By the time I was sitting on the side of the road getting undressed, I was feeling pretty good. OK, I couldn't put any weight on my leg, but I was warm, chipper and resigned to my fate. I was stabilized, it was after midnight and everyone was entirely exhausted. That was definitely the hardest bit of caving I have ever done!
The evacuation back to Durbin went well and the other cavers still up got me settled with my nicely swollen ankle packed in ice. Gordon, Tiny and Dwight retired to the bar across the street for a few drinks while they waited for various dinner items. They brought me back a chili dog by request and a whole bunch of fries. Pure ambrosia!

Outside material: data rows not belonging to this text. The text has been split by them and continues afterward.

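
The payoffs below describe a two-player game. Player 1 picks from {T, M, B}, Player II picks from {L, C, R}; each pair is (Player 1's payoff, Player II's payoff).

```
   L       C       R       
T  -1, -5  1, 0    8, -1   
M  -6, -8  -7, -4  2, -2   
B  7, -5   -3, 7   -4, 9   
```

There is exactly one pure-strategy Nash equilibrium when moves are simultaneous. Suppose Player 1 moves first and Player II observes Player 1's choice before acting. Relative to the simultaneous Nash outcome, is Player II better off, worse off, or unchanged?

worse off

Player II best-responds to each possible Player 1 move:
- T → Player II plays C (best of -5, 0, -1); Player 1 gets 1.
- M → Player II plays R (best of -8, -4, -2); Player 1 gets 2.
- B → Player II plays R (best of -5, 7, 9); Player 1 gets -4.
Maximizing over 1, 2, -4, Player 1 chooses M. Subgame-perfect outcome: (M, R) with payoffs (2, -2).
For the simultaneous game, intersect best replies.
Player 1's best replies: L→B; C→T; R→T.
Player II's best replies: T→C; M→R; B→R.
Only (T, C) has each player best-responding; Nash payoffs (1, 0).
Player II earns -2 sequentially versus 0 at the Nash outcome: worse off.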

It was somewhat non-trivial getting back to Baltimore, but it worked out and I got home at about 4:30 on Sunday afternoon. After a shower and dinner, Amy took me to the emergency room where I was poked, prodded, x-rayed and diagnosed with a non-articulated (non-loadbearing) fracture of the talus (ironic since I landed on a pile of tallus). Basically a sizeable bone chip on my main ankle bone right below the bump on the outside of my foot. There may also be some ligament damage in my heel, but it's too early to tell.
It gives me great courage to think how much worse it could have been! My injury was only a minor break, not a broken back or worse. I was surrounded by amazingly competent cave rescue people who ignored their own exhaustion after 13 hours of hard, hard labor and performed above and beyond the call of duty. I was 100 feet from the entrance with no more technical challenges between me and it. The car was another 100 feet from that. If I'd gotten injured even 50 farther into the cave (before that final drop) my rescue would have required upwards of a hundred people and several days. And there were certainly no shortage of opportunities! If it had been back in the much more technically challenging rear of the cave where we'd been surveying, they might have had to drill a new entrance. It would have taken a week and probably every caver in three states. I got LUCKY!
So now I'm immobile for at least six weeks. This may be the last trip report for some time as I embark on a campaign of enforced taking-it-easy. This is an ideal oportunity to concentrate on work and thesis writing. My most heartfelt and sincere thanks go out to everyone who helped out in my times of need. May we all live to have the favor returned.
The Penultimate Analysis:
At first glance, our modern survey doesn't appear to line up with the old data at all. But with enough squinting, you can begin to see some correllations between the two versions of the map. The green shows Bob's QZ survey (upper level). Red shows our CH survey which switched between upper and lower levels and showed many leads (red dots). The water takes the blue course and flows toward the top of the map. Rick, Miles and Barry's RH survey (yellow) connects at the bottom and heads off to parts unknown in the south. In reality, the junction room where the CH and QZ surveys met is defined as the space between QZ13 and CH19. These two points are actually much closer together than shown in the old map.